Beto O’Rourke on “CBS This Morning” (screenshot)

A man at a hall event in South Carolina for 2020 Democratic hopeful Beto O’Rourke was booed for urging America to return to God and prayer in schools in response to an epidemic of mass shootings.

“I grew up with goals, I’m the son of immigrants, we prayed in school, the worst problem in school was chewing gum under the desks,” the man said when given the microphone at the Seminar Brewing Company in Florence, South Carolina, on Tuesday, Breitbart News reported.

Members of the audience responded with boos.

One jeered, “It’s 2019!”

Another shouted, “Nobody wants to hear you, give the mic back!”

The man continued, however, Breitbart reported.

“The only thing that can save America is the word ‘Jesus,'” he said, further angering the crowd.

“Separation of church and state!” an O’Rourke supporter said.

“Shut up! And go to church!” shouted another.

O’Rourke responded, “I appreciate your perspective sir.”

But an onlooker interjected, “I don’t.”

Breitbart said that while O’Rourke asked the crowd to let the man finish, the former congressman later said “my bad for giving the mic out.”

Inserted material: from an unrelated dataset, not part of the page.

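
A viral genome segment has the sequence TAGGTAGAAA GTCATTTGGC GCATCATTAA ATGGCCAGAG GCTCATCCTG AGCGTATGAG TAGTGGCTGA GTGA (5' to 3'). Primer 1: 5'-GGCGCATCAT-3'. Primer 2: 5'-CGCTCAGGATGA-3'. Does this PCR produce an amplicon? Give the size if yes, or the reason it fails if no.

Primer 1 (GGCGCATCAT) matches the top strand at positions 18–27; it acts as a forward primer.
Primer 2's reverse complement is TCATCCTGAGCG, matching the top strand at positions 43–54; it acts as a reverse primer.
The 3' ends face each other across positions 18–54, giving a 37 bp product.

Yes — a 37 bp product.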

Meanwhile, Politico reported O’Rourke’s campaign acknowledged Wednesday it ejected a Breitbart News editor from an event Tuesday.

The campaign charged the publication walks a line
“between being news and a perpetrator of hate speech.”

“Beto for America believes in the right to a free press and works hard to ensure the campaign reflects that,” Aleigha Cavalier, O’Rourke’s national press secretary, said in a written statement to Politico. “However, whether it’s dedicating an entire section of their website to ‘black crime,’ inferring that immigrants are terrorists, or using derogatory terms to refer to LGBTQ people, Breitbart News walks the line between being news and a perpetrator of hate speech.”

The 2020 candidate, who is polling at about 2 percent nationally, insisted the rise of violence in America had nothing to do with lower church attendance.

“Every developed country has cell phones, has video games, probably has a lower attendance at church than you do here in the United States but comes nowhere close to the level of bloodshed and carnage and violence than we do in the United States of America,” he said.

O’Rourke blamed “assault” weapons and “weapons of war,” saying, “Keep that s— on the battlefield.”